La inflación 2012 del Indec fue menos de la mitad que para los privados: 10,8%


El Instituto Nacional de Estadística y Censos (Indec) difundió las variaciones del índice de precios al consumidor (IPC) correspondientes a 2012, que indican una suba del 10,8% anual. En diciembre, los precios minoristas subieron un 1% contra el mes anterior.

Una vez más, la suba de precios del Indec es menos de la mitad de la presentada por diputados de la oposición bajo el nombre de índice Congreso, que proyectaron una inflación del 25,6% para todo 2012. Este indicador surge de un promedio simple entre los cálculos de consultoras privadas, que no publican sus propios cálculos por las multas que han recibido por dicha difusión. Para diciembre, el cálculo privado arrojó una inflación del 2,1 por ciento.

El alza oficial de los precios en diciembre de 2012 fue liderada por los rubros de transporte y comunicaciones, con un 3,8%; atención médica y gastos para la salud (2,2%); esparcimiento, con un 1,3 por ciento; y equipamiento para el hogar, con un 0,7 por ciento.

“Los problemas de gestión en la política macroeconómica y la insostenibilidad de la política fiscal se reflejan en la inflación.
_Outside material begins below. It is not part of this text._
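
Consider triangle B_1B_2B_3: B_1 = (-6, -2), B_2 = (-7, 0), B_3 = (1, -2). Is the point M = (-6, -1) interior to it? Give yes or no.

Barycentric coordinates of M: (3/7, 1/2, 1/14).
The three coordinates are positive, positive, positive; a point is interior exactly when all three are positive.

yes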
En 2009, la economía se desaceleró y la inflación se redujo, pero eso no pasó en 2012: se creció menos pero la inflación no bajó, incluso tomando las estadísticas oficiales”, dice a Infobae Maximiliano Castillo Carrillo, director de ACM Consultora y ex gerente de Análisis Macroeconómico del BCRA (2005-2009).

Desde la intervención del Indec en enero de 2007 hasta 2012, la inflación oficial acumulada fue de 54,6 por ciento. En cambio, la inflación calculada por las consultoras privadas –y en los últimos dos años, por el IPC Congreso– acumula una suba de 136,4% en los últimos seis años. El menor nivel de inflación en el gobierno de la presidente Cristina Kirchner fue en 2008, con un 7,2% anual, contra el 24% de los privados.

Para Gustavo Perilli, socio de AMF Economía, en el corto y mediano plazo “el sinceramiento es imposible porque el déficit fiscal y los reclamos de los acreedores provocarán `una tormenta perfecta´ que se traducirá en una posible estanflación”.